Five Hundred Rupees पाँच सय रुपैयाँ
- Country: Nepal
- Value: रू 500 (pegged at ₹ 312.70)
- Width: 160 mm
- Height: 70 mm
- Security features: Security thread, micro-lettering, watermark, intaglio (raised) printing, latent image, see-through registration device, fluorescent ink (UV feature).
- Material used: Cotton Paper
- Years of printing: 2008 – present

Obverse
- Design: Mount Everest(Sagarmatha); Mount Ama Dablam; Tengboche Monastery; Lord Indra.
- Designer: Nepal Rastra Bank
- Design date: 2008; 18 years ago

Reverse
- Design: The Bengal Tiger.
- Designer: Nepal Rastra Bank
- Design date: 2008; 18 years ago

= Nepalese five hundred-rupee note =

The Nepalese five-hundred-rupee banknote (रु 500) is a high-value denomination of the Nepalese rupee.
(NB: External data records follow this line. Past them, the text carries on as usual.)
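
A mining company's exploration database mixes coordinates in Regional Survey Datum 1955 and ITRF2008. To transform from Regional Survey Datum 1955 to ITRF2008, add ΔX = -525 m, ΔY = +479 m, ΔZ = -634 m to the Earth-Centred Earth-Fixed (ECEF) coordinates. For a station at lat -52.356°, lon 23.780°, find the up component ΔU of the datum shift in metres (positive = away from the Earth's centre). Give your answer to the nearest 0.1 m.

At φ = -52.356°, λ = 23.780°: sin φ = -0.791821, cos φ = 0.610753, sin λ = 0.403226, cos λ = 0.915100.
ΔU = cos φ cos λ·ΔX + cos φ sin λ·ΔY + sin φ·ΔZ = (0.610753)(0.915100)(-525) + (0.610753)(0.403226)(479) + (-0.791821)(-634) = 326.56 m.

ΔU = 326.6 m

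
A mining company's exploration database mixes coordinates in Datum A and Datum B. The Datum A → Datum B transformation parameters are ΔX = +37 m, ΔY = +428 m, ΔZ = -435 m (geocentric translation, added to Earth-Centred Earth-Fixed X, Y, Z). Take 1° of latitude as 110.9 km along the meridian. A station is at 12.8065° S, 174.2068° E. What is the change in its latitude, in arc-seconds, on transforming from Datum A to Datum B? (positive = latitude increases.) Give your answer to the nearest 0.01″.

Δφ = -13.72″

sin φ = -0.221659, cos φ = 0.975124, sin λ = 0.100938, cos λ = -0.994893.
North component: ΔN = −sin φ cos λ·ΔX − sin φ sin λ·ΔY + cos φ·ΔZ = −(-0.221659)(-0.994893)(37) − (-0.221659)(0.100938)(428) + (0.975124)(-435) = -422.76 m.
1° of latitude spans 110900 m, so Δφ = -422.76 / 110900 × 3600 = -13.724″.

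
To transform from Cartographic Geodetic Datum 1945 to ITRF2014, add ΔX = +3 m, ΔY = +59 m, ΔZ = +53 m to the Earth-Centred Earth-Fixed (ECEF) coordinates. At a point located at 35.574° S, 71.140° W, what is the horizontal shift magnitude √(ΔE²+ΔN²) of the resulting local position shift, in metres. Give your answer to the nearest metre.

At φ = -35.574°, λ = -71.140°: sin φ = -0.581754, cos φ = 0.813365, sin λ = -0.946311, cos λ = 0.323257.
ΔE = −sin λ·ΔX + cos λ·ΔY = −(-0.946311)·(3) + (0.323257)·(59) = 21.91 m.
ΔN = −sin φ cos λ·ΔX − sin φ sin λ·ΔY + cos φ·ΔZ = −(-0.581754)(0.323257)(3) − (-0.581754)(-0.946311)(59) + (0.813365)(53) = 11.19 m.
Horizontal magnitude = √(ΔE² + ΔN²) = √(21.91² + 11.19²) = 24.60 m.

25 m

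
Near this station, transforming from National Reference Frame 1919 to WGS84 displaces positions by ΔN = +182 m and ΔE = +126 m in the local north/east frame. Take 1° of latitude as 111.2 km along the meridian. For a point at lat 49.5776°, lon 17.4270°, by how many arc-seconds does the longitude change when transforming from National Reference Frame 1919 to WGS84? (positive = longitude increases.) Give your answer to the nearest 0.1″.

At latitude 49.5776°, cos φ = 0.648418.
1° of longitude at this latitude = 111.2 × cos φ = 72.10 km, so Δλ = 126.0 / 72104.0 = 0.0017475° = 6.291″.

Δλ = 6.3″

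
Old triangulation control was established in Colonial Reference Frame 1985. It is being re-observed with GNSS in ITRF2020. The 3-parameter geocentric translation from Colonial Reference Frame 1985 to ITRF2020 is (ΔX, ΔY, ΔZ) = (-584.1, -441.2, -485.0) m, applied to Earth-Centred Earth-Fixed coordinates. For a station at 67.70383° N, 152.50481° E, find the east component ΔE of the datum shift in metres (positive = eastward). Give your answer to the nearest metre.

The local east axis at (φ, λ) is (−sin λ, cos λ, 0), so ΔE = −sin(152.50481°)·(-584.1) + cos(152.50481°)·(-441.2) = 661.03 m.

ΔE = 661 m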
It is currently in circulation and commonly used for significant transactions throughout Nepal.

The note was first issued during the monarchy and featured the portrait of the king. Following the abolition of the monarchy in 2008, the Nepal Rastra Bank introduced a new series, replacing the royal portrait with images showcasing Nepal's natural landscapes and cultural heritage.